Monday, June 7, 2010

A Cookie In One Hand Is Better Than None

Lola is onto me!!!! I bought Chips Ahoy, Reduced Fat. She and Gibby were munching on their before bed snack. "Mom, these aren't the cookies we've had before." She extended the cookie out before her eyes and gave it a mistrustful once-over. "What do you mean? They're the ones you wanted me to buy." "No, there's something funny with them."

When they are babies, it's easy to make sure they eat veggies and fruits. I find the older they get, they develop color aversion to certain foods. Green to Lola means NO GO!!! I made her spinach ravioli the other night and she noticed suspicious green specks of vitamin goodness. Once in a while she will eat corn on the cob. As a toddler, she loved grape tomatoes and avocados. I'm overjoyed she at least eats apples and blueberries!

Out of desperation and fear of rickets and scurvy, I made fruit smoothies and added two containers of pureed carrots. "Mom, why does it look orange?" I said "Oh honey, that's the color of the fruit." I served it to them both in fancy brandy snifters with straws. They loved them, for about three seconds and then abandoned them. Newman the mutt gave an appreciative wag after licking them both clean.

Last year, maybe several years ago? there were two popular cookbooks giving tips on providing veggie laden meals and snacks by hiding said unpopular food groups into everyday dinners. I'm torn, do you surprise attack and become the "sneaky chef" or do you teach them veggies are good for you, join a farm share, let them help you pick fruits and veggies still warm from the sun.

It continues to be an ongoing battle when Lola wants cookies or chocolate for breakfast. She knows she will get "the look" from me and be handed a yogurt drink and an organic blueberry breakfast bar. I'm not a complete food Nazi. Once in a while if she's running late, I send her out the door with Sean: a cookie in one hand and her toothbrush in the other.

Thursday, June 3, 2010

Birdie Blues

Almost every spring, a robin attempts to play house atop the pillar of our front porch. Some robins begin the nest process only to leave under cover of night, their nests half built, a gaping hole with grass and twigs blowing in the warm breeze. It must be the activity of the house that makes them so unsure. I wonder about the birds that build under noisy train tunnels or choose sun scorched street light posts in busy downtown cross sections. They seem to stick it out, or tuck it under, or whatever they do in that nest?

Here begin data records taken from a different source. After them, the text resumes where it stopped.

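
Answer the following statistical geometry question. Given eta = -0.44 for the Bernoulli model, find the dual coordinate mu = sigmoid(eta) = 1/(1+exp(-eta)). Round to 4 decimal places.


Dual coordinate (expectation parameter) for Bernoulli:
mu = 1/(1+exp(-eta)).
eta = -0.44.
exp(-eta) = exp(0.44) = 1.552707.
mu = 1/(1+1.552707) = 0.3917

0.3917


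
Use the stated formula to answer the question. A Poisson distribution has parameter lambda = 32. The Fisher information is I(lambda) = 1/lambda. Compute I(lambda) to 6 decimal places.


Fisher information for Poisson: I(lambda) = 1/lambda.
lambda = 32.
I(lambda) = 1/32 = 0.031250

0.031250


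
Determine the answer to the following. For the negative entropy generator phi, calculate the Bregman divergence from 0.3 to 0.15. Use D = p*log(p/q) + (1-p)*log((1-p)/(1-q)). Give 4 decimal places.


Bregman divergence with negative entropy generator:
D = p*log(p/q) + (1-p)*log((1-p)/(1-q)).
p = 0.3, q = 0.15.
p*log(p/q) = 0.3*log(0.3/0.15) = 0.207944.
(1-p)*log((1-p)/(1-q)) = 0.7*log(0.7/0.85) = -0.135909.
D = 0.207944 + -0.135909 = 0.0720

0.0720


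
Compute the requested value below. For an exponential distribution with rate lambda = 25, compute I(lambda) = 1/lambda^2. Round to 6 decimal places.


Fisher information for exponential: I(lambda) = 1/lambda^2.
lambda = 25, lambda^2 = 625.
I = 1/625 = 0.001600

0.001600


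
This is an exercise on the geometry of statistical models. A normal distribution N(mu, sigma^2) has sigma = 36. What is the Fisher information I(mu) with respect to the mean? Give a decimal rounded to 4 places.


The Fisher information for the mean of a normal distribution is I(mu) = 1/sigma^2.
sigma = 36, so sigma^2 = 1296.
I(mu) = 1/1296 = 0.0008

0.0008


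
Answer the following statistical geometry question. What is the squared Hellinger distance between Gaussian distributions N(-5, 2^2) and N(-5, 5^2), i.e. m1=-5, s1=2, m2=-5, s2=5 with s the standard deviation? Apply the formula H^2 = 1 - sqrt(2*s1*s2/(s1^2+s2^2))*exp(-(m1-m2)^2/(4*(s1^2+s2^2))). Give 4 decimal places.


Squared Hellinger distance for Gaussians:
H^2 = 1 - sqrt(2*s1*s2/(s1^2+s2^2)) * exp(-(m1-m2)^2/(4*(s1^2+s2^2))).
s1^2 = 4, s2^2 = 25, s1^2+s2^2 = 29.
sqrt(2*2*5/(29)) = 0.830455.
(m1-m2)^2 = (0)^2 = 0.
exp(-0/(4*29)) = exp(0.0) = 1.0.
H^2 = 1 - 0.830455*1.0 = 0.1695

0.1695


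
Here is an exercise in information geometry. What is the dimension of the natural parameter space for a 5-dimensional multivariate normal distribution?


Exponential family dimension calculation:
For 5-dim MVN: mean has 5 params, covariance has 5*6/2 = 15 unique entries.
Total dim = 5 + 15 = 20.

20


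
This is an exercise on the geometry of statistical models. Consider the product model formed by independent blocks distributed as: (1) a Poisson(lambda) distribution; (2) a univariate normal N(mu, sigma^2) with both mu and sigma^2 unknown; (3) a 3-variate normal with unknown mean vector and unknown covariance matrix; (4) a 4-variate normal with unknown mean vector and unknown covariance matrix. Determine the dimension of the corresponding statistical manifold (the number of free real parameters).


The dimension of a statistical manifold equals the number of free
(independent) real parameters of the model. For a product of independent
blocks the parameter counts add.
- Poisson (lambda): 1.
- normal (mu, sigma^2): 2.
- 3-variate normal: 3 (mean) + 3*4/2 = 6 (symmetric covariance) = 9.
- 4-variate normal: 4 (mean) + 4*5/2 = 10 (symmetric covariance) = 14.
Total = 1 + 2 + 9 + 14 = 26.
Dimension = 26

26


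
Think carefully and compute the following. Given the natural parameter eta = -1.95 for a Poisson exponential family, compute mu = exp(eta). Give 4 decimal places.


Expectation parameter for Poisson exponential family:
mu = exp(eta).
eta = -1.95.
mu = exp(-1.95) = 0.1423

0.1423


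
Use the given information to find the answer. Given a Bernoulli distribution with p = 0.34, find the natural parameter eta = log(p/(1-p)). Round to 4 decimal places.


Natural parameter for Bernoulli: eta = log(p/(1-p)).
p = 0.34, 1-p = 0.66.
p/(1-p) = 0.515152.
eta = log(0.515152) = -0.6633

-0.6633


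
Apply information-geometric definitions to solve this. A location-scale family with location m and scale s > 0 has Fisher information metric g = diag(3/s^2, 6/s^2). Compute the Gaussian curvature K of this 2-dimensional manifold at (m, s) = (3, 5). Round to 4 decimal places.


The metric has the form g = (A dm^2 + B ds^2)/s^2 with A = 3, B = 6.
Substitute u = sqrt(A/B)*m: g = B*(du^2 + ds^2)/s^2, i.e. B times the
Poincare upper half-plane metric, which has constant Gaussian curvature -1.
Scaling a 2D metric by a constant c divides the Gaussian curvature by c,
so K = -1/B = -1/(6) = -0.1667 everywhere (the point (m, s) = (3, 5) is irrelevant:
the curvature is constant).
The requested Gaussian curvature is K = -0.1667.

-0.1667


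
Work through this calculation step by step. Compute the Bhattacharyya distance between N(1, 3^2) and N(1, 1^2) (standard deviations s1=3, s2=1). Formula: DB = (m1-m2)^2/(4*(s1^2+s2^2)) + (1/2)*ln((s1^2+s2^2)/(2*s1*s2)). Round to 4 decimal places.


Bhattacharyya distance between two Gaussians:
DB = (m1-m2)^2/(4*(s1^2+s2^2)) + (1/2)*ln((s1^2+s2^2)/(2*s1*s2)).
(m1-m2)^2 = (0)^2 = 0.
s1^2+s2^2 = 9 + 1 = 10.
term1 = 0/40 = 0.0.
term2 = 0.5*ln(10/6.0) = 0.255413.
DB = 0.0 + 0.255413 = 0.2554

0.2554


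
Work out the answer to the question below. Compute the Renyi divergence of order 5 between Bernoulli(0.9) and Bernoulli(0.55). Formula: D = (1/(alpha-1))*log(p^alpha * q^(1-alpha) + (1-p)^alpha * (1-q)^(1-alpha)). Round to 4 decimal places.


Renyi divergence of order alpha between Bernoulli distributions:
D = (1/(alpha-1))*log(p^alpha * q^(1-alpha) + (1-p)^alpha * (1-q)^(1-alpha)).
alpha = 5, p = 0.9, q = 0.55.
p^alpha * q^(1-alpha) = 0.9^5 * 0.55^-4 = 6.453002.
(1-p)^alpha * (1-q)^(1-alpha) = 0.1^5 * 0.45^-4 = 0.000244.
sum = 6.453002 + 0.000244 = 6.453246.
D = (1/4)*log(6.453246) = 0.4661

0.4661


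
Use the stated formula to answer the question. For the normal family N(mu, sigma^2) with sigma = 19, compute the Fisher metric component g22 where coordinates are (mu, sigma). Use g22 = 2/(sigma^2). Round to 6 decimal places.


For the 2-parameter normal family, the Fisher metric has:
  g11 = 1/sigma^2, g22 = 2/sigma^2.
sigma = 19, sigma^2 = 361.
g22 = 0.005540

0.005540


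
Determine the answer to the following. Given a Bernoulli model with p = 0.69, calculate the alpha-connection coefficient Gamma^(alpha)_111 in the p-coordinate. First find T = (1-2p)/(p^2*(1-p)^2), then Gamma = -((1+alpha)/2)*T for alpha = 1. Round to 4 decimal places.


Skewness (Amari-Chentsov) tensor: T = (1-2p)/(p^2*(1-p)^2).
p = 0.69, 1-2p = -0.38, p^2 = 0.4761, (1-p)^2 = 0.0961.
T = -0.38/(0.4761 * 0.0961) = -8.305428.
In the p-coordinate, Gamma^(alpha) = Gamma^(0) - (alpha/2)*T with Gamma^(0) = (1/2)*g'(p) = -T/2,
so Gamma^(alpha) = -((1+alpha)/2)*T.
alpha = 1, -(1+alpha)/2 = -1.0.
Gamma = -1.0 * -8.305428 = 8.3054

8.3054


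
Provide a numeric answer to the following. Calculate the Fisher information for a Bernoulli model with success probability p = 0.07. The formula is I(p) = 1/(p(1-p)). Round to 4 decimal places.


For Bernoulli(p), Fisher information is I(p) = 1/(p*(1-p)).
p = 0.07, 1-p = 0.93.
p*(1-p) = 0.0651.
I(p) = 1/0.0651 = 15.3610

15.3610


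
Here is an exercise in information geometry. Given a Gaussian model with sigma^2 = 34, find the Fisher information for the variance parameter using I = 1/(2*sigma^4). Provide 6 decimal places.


Fisher information for variance: I(sigma^2) = 1/(2*sigma^4).
sigma^2 = 34, so sigma^4 = 1156.
I = 1/(2*1156) = 1/2312 = 0.000433

0.000433


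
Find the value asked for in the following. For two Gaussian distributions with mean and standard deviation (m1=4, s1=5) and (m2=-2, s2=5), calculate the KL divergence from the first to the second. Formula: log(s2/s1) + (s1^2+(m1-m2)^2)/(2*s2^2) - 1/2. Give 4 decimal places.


KL divergence between normal distributions:
KL = log(s2/s1) + (s1^2 + (m1-m2)^2)/(2*s2^2) - 1/2.
log(5/5) = 0.0.
(5^2 + (4--2)^2)/(2*5^2) = (25 + 36)/50 = 1.22.
KL = 0.0 + 1.22 - 0.5 = 0.7200

0.7200


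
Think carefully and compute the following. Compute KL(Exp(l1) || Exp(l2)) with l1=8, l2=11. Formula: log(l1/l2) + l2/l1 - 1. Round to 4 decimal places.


KL divergence for exponential family:
KL = log(l1/l2) + l2/l1 - 1.
log(8/11) = -0.318454.
11/8 = 1.375.
KL = -0.318454 + 1.375 - 1 = 0.0565

0.0565


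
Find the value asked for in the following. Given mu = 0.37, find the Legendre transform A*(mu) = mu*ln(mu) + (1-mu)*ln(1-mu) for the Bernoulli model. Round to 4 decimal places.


Legendre transform for Bernoulli:
A*(mu) = mu*log(mu) + (1-mu)*log(1-mu).
mu = 0.37, 1-mu = 0.63.
mu*log(mu) = 0.37*log(0.37) = -0.367873.
(1-mu)*log(1-mu) = 0.63*log(0.63) = -0.291082.
A* = -0.367873 + -0.291082 = -0.6590

-0.6590


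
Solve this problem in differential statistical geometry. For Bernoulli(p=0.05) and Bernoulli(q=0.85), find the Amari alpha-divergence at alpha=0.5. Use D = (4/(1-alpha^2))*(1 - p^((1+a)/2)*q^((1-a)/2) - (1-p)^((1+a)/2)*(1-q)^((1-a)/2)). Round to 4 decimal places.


Amari alpha-divergence:
D = (4/(1-alpha^2))*(1 - p^((1+a)/2)*q^((1-a)/2) - (1-p)^((1+a)/2)*(1-q)^((1-a)/2)).
alpha = 0.5, p = 0.05, q = 0.85.
e1 = (1+alpha)/2 = 0.75, e2 = (1-alpha)/2 = 0.25.
t1 = p^e1 * q^e2 = 0.05^0.75 * 0.85^0.25 = 0.101527.
t2 = (1-p)^e1 * (1-q)^e2 = 0.95^0.75 * 0.15^0.25 = 0.598847.
4/(1-alpha^2) = 5.333333.
D = 5.333333*(1 - 0.101527 - 0.598847) = 1.5980

1.5980


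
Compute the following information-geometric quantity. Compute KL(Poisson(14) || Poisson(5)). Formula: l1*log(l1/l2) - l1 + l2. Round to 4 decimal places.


KL divergence for Poisson:
KL = l1*log(l1/l2) - l1 + l2.
l1 = 14, l2 = 5.
log(14/5) = 1.029619.
l1*log(l1/l2) = 14 * 1.029619 = 14.414672.
KL = 14.414672 - 14 + 5 = 5.4147

5.4147


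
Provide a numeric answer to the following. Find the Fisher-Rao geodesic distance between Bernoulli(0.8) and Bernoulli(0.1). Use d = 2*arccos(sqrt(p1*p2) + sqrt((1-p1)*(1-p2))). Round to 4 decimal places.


Geodesic distance on Bernoulli manifold:
d(p1,p2) = 2*arccos(sqrt(p1*p2) + sqrt((1-p1)*(1-p2))).
sqrt(p1*p2) = sqrt(0.8*0.1) = 0.282843.
sqrt((1-p1)*(1-p2)) = sqrt(0.2*0.9) = 0.424264.
arg = 0.282843 + 0.424264 = 0.707107.
d = 2*arccos(0.707107) = 1.5708

1.5708


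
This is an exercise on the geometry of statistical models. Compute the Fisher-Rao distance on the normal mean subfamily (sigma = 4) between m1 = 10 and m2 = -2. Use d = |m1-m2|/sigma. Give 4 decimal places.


On the fixed-variance normal subfamily, geodesic distance = |m1-m2|/sigma.
|10 - -2| = 12.
sigma = 4.
d = 12/4 = 3.0000

3.0000


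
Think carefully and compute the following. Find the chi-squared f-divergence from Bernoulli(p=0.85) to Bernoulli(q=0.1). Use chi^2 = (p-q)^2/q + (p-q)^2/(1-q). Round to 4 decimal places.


Chi-squared divergence between Bernoulli distributions:
chi^2 = (p-q)^2/q + (p-q)^2/(1-q).
p = 0.85, q = 0.1, p-q = 0.75.
(p-q)^2 = 0.5625.
term1 = 0.5625/0.1 = 5.625.
term2 = 0.5625/0.9 = 0.625.
chi^2 = 5.625 + 0.625 = 6.2500

6.2500


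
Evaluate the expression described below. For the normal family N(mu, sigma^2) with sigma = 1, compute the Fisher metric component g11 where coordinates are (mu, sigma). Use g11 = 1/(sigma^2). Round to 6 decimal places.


For the 2-parameter normal family, the Fisher metric has:
  g11 = 1/sigma^2, g22 = 2/sigma^2.
sigma = 1, sigma^2 = 1.
g11 = 1.000000

1.000000


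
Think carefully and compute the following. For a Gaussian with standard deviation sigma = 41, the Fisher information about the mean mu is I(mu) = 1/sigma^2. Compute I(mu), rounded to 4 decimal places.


The Fisher information for the mean of a normal distribution is I(mu) = 1/sigma^2.
sigma = 41, so sigma^2 = 1681.
I(mu) = 1/1681 = 0.0006

0.0006


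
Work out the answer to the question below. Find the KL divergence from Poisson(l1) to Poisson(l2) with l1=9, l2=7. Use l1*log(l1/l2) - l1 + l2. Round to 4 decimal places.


KL divergence for Poisson:
KL = l1*log(l1/l2) - l1 + l2.
l1 = 9, l2 = 7.
log(9/7) = 0.251314.
l1*log(l1/l2) = 9 * 0.251314 = 2.26183.
KL = 2.26183 - 9 + 7 = 0.2618

0.2618


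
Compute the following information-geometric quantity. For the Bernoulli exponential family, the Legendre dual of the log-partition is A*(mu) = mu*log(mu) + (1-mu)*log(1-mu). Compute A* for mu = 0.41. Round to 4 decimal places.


Legendre transform for Bernoulli:
A*(mu) = mu*log(mu) + (1-mu)*log(1-mu).
mu = 0.41, 1-mu = 0.59.
mu*log(mu) = 0.41*log(0.41) = -0.365555.
(1-mu)*log(1-mu) = 0.59*log(0.59) = -0.311303.
A* = -0.365555 + -0.311303 = -0.6769

-0.6769


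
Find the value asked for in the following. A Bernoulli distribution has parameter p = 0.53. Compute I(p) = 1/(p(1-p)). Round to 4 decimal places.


For Bernoulli(p), Fisher information is I(p) = 1/(p*(1-p)).
p = 0.53, 1-p = 0.47.
p*(1-p) = 0.2491.
I(p) = 1/0.2491 = 4.0145

4.0145


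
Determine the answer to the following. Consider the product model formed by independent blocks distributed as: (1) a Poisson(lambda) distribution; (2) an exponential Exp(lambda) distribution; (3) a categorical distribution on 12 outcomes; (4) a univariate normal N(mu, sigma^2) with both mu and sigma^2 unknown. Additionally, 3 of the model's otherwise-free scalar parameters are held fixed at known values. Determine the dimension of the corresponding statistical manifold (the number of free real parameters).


The dimension of a statistical manifold equals the number of free
(independent) real parameters of the model. For a product of independent
blocks the parameter counts add.
- Poisson (lambda): 1.
- exponential (lambda): 1.
- categorical on 12 outcomes (probabilities sum to 1): 12-1 = 11.
- normal (mu, sigma^2): 2.
Total = 1 + 1 + 11 + 2 = 15.
3 parameter(s) fixed at known values: 15 - 3 = 12.
Dimension = 12

12


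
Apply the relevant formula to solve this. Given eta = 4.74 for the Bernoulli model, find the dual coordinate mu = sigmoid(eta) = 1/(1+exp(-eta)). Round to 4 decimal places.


Dual coordinate (expectation parameter) for Bernoulli:
mu = 1/(1+exp(-eta)).
eta = 4.74.
exp(-eta) = exp(-4.74) = 0.008739.
mu = 1/(1+0.008739) = 0.9913

0.9913


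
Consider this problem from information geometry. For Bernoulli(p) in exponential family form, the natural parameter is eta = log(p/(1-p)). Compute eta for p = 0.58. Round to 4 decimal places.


Natural parameter for Bernoulli: eta = log(p/(1-p)).
p = 0.58, 1-p = 0.42.
p/(1-p) = 1.380952.
eta = log(1.380952) = 0.3228

0.3228


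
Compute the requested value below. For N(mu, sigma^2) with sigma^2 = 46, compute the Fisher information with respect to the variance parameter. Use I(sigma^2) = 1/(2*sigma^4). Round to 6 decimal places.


Fisher information for variance: I(sigma^2) = 1/(2*sigma^4).
sigma^2 = 46, so sigma^4 = 2116.
I = 1/(2*2116) = 1/4232 = 0.000236

0.000236


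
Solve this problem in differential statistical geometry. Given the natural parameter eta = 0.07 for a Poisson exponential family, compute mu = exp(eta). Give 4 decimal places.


Expectation parameter for Poisson exponential family:
mu = exp(eta).
eta = 0.07.
mu = exp(0.07) = 1.0725

1.0725


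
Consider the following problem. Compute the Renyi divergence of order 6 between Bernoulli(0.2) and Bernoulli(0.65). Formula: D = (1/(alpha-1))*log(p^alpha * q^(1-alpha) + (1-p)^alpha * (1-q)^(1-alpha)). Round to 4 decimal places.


Renyi divergence of order alpha between Bernoulli distributions:
D = (1/(alpha-1))*log(p^alpha * q^(1-alpha) + (1-p)^alpha * (1-q)^(1-alpha)).
alpha = 6, p = 0.2, q = 0.65.
p^alpha * q^(1-alpha) = 0.2^6 * 0.65^-5 = 0.000552.
(1-p)^alpha * (1-q)^(1-alpha) = 0.8^6 * 0.35^-5 = 49.911394.
sum = 0.000552 + 49.911394 = 49.911946.
D = (1/5)*log(49.911946) = 0.7821

0.7821


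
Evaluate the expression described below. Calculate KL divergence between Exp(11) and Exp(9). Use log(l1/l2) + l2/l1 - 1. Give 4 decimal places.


KL divergence for exponential family:
KL = log(l1/l2) + l2/l1 - 1.
log(11/9) = 0.200671.
9/11 = 0.818182.
KL = 0.200671 + 0.818182 - 1 = 0.0189

0.0189


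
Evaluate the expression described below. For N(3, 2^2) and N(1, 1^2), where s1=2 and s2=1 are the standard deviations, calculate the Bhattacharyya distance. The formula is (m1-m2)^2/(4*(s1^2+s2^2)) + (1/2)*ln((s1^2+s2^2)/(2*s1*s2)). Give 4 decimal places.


Bhattacharyya distance between two Gaussians:
DB = (m1-m2)^2/(4*(s1^2+s2^2)) + (1/2)*ln((s1^2+s2^2)/(2*s1*s2)).
(m1-m2)^2 = (2)^2 = 4.
s1^2+s2^2 = 4 + 1 = 5.
term1 = 4/20 = 0.2.
term2 = 0.5*ln(5/4.0) = 0.111572.
DB = 0.2 + 0.111572 = 0.3116

0.3116


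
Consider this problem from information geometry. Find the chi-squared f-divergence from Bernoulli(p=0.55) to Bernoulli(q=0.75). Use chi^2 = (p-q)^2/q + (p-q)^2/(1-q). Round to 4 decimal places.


Chi-squared divergence between Bernoulli distributions:
chi^2 = (p-q)^2/q + (p-q)^2/(1-q).
p = 0.55, q = 0.75, p-q = -0.2.
(p-q)^2 = 0.04.
term1 = 0.04/0.75 = 0.053333.
term2 = 0.04/0.25 = 0.16.
chi^2 = 0.053333 + 0.16 = 0.2133

0.2133


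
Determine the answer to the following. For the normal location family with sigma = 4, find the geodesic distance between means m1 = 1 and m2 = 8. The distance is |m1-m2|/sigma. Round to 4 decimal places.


On the fixed-variance normal subfamily, geodesic distance = |m1-m2|/sigma.
|1 - 8| = 7.
sigma = 4.
d = 7/4 = 1.7500

1.7500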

I watched a tentative expectant birdie begin the building. She would fly to our porch with beaks full of grassy brick and mortar. Last week she added some tissues we had left on our side porch. Sean wanted the nest down last week. He's freaked out by birds in general and the poop is unsanitary and gross. I asked him to leave it alone, hoping eggs had been laid. I wanted the kids to see the nest and eventually babies learning to fly for the first time.

A few days ago while Mama Bird was away, I grabbed a step stool and my camera. I hovered the camera above the nest and captured some gorgeous pics of three perfect, bluest of robin egg blue creations. Nature is an amazing study.

I remember several years ago I miscarried our first pregnancy. I was five months along and we had named the baby and received Christmas gifts from family while visiting in Pennsylvania. We lost the baby that New Years Day. That spring, I watched a bird build her nest. Sean knocked it down with a broom and disposed of it in the woods. I watched that bird come back to her roost and take in the horror of no hope, no home, no babies. I knew how she felt; raw, drained, ripped empty, confused. I sat in the hallway and cried for almost two hours.

I showed Sean the photos of the eggs and it triggered that memory. You never forget, you sometimes talk to your spouse about it, even after seven years, and two beautiful children later. Most days I feel slightly like those eggs, soon ready to hatch. I am resilient: yet feel a scuff, a peck, a small crack kept under control.